Frequently asked questions

What's the difference between 이해가 안 돼요 and 못 알아들었어요?

이해가 안 돼요 means you heard the words clearly but the meaning doesn't click — a rule, an explanation, a joke. 못 알아들었어요 means your ears missed the sentence itself, usually because it was spoken too fast or unclearly. Pick based on whether the problem is comprehension or hearing.

Is 뭐라고요? rude?

No — it's the standard polite way to ask "what did you say?" and Koreans use it with each other constantly, not just with learners. Drop the -for 뭐라고 only with close friends or people younger than you; keep it with strangers, coworkers, and elders.

How do I ask someone to speak more slowly in Korean?

천천히 말해 주세요 (cheon-cheon-hi mal-hae ju-se-yo) — "please speak slowly." It's polite enough for shopkeepers, taxi drivers, and coworkers. For someone notably older or more senior, swap 말해 for the honorific 말씀해 for extra respect.

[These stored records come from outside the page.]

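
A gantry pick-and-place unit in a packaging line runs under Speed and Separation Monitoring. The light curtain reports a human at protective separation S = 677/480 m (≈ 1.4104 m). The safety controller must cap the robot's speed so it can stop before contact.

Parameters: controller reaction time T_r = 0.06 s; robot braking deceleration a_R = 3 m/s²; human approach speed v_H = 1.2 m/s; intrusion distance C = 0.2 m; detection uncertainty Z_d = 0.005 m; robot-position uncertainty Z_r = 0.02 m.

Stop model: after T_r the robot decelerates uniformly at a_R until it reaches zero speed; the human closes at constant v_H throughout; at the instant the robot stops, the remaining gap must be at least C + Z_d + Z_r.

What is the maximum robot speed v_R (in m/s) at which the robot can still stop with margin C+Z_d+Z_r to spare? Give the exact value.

quadratic (1/6)·v² + (23/50)·v + (-13361/12000) = 0
  disc = (23/50)² − 4·(1/6)·(-13361/12000) = 85849/90000 ; √disc = 293/300
  v_R = (−(23/50) + 293/300) / (2·(1/6)) = 31/20 m/s
check:
braking lasts T_s = (31/20)/3 = 0.5167 s
robot in T_r: 1.5500·0.0600 = 0.0930 m
robot under decel: 1.5500²/(2·3.0000) = 0.4004 m
person approaches 1.2000·(0.0600+0.5167) = 0.6920 m
residual clearance needed = 0.2000+0.0050+0.0200 = 0.2250 m
sum ≈ 0.0930+0.4004+0.6920+0.2250 ≈ 1.4104 m = S ✓

v_R_max = 31/20 m/s = 1.5500 m/s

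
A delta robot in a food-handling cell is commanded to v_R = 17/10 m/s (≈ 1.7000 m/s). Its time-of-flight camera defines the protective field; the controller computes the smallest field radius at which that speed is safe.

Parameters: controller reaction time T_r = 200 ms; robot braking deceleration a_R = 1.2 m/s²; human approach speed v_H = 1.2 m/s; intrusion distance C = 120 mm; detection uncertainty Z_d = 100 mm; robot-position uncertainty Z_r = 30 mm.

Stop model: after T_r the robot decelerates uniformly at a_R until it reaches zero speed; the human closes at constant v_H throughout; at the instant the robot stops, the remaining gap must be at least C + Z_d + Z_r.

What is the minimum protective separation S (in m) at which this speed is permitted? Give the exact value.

S_min = 4481/1200 m = 3.7342 m

T_s = v_R/a_R = (17/10)/(6/5) = 1.4167 s
robot in T_r: 1.7000·0.2000 = 0.3400 m
robot under decel: 1.7000²/(2·1.2000) = 1.2042 m
human closes 1.2000·1.6167 = 1.9400 m
C+Z_d+Z_r = 0.1200+0.1000+0.0300 = 0.2500 m
S_min ≈ 0.3400+1.2042+1.9400+0.2500  ⇒  S_min = 4481/1200 m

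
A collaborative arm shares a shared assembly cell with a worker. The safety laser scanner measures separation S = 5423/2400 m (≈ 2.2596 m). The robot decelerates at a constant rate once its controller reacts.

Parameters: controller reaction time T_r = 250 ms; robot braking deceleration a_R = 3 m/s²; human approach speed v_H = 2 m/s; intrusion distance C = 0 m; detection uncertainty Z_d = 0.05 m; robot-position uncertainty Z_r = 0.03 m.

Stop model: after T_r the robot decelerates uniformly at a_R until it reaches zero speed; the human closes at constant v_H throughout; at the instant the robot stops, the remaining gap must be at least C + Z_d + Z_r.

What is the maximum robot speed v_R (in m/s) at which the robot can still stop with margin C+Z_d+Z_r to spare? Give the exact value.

v_R_max = 29/20 m/s = 1.4500 m/s

at the boundary: (1/6)·v² + (11/12)·v + (-4031/2400) = 0
  disc = (11/12)² − 4·(1/6)·(-4031/2400) = 49/25 ; √disc = 7/5
  v_R = (−(11/12) + 7/5) / (2·(1/6)) = 29/20 m/s
check:
stop time T_s = (29/20)/3 = 0.4833 s
robot in T_r: 1.4500·0.2500 = 0.3625 m
robot covers 1.4500·0.4833 − ½·3.0000·0.4833² = 0.3504 m while stopping
human closes 2.0000·0.7333 = 1.4667 m
margins: 0.0000+0.0500+0.0300 = 0.0800 m
sum ≈ 0.3625+0.3504+1.4667+0.0800 ≈ 2.2596 m = S ✓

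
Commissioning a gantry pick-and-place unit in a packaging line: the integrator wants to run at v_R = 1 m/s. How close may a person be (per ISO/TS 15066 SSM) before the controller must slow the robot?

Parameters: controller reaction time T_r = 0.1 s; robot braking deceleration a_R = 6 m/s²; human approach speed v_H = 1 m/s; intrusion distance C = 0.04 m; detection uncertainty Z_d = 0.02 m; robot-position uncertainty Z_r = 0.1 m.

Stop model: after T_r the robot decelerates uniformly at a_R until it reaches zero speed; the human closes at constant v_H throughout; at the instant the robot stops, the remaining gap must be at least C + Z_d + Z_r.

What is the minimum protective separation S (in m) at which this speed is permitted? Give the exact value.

stop time T_s = 1/6 = 0.1667 s
reaction-phase robot travel = 1.0000·0.1000 = 0.1000 m
robot covers 1.0000·0.1667 − ½·6.0000·0.1667² = 0.0833 m while stopping
person approaches 1.0000·(0.1000+0.1667) = 0.2667 m
C+Z_d+Z_r = 0.0400+0.0200+0.1000 = 0.1600 m
S_min ≈ 0.1000+0.0833+0.2667+0.1600  ⇒  S_min = 61/100 m

S_min = 61/100 m = 0.6100 m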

Should I say I don't speak Korean well even if I know some?

Yes, especially early in a conversation with a stranger — 한국어 잘 못해요 sets expectations and usually gets you shorter, clearer sentences in return. It's not an admission of failure; Koreans generally treat it as a normal, useful heads-up, not an insult to your effort.

Why do Koreans say 네네 even when they don't understand?

It's a reflex to avoid seeming slow, and Korean learners pick it up fast because it feels safer than admitting confusion. The problem is it can commit you to plans, prices, or directions you never actually caught — asking 다시 말해 주세요 instead costs seconds, not face.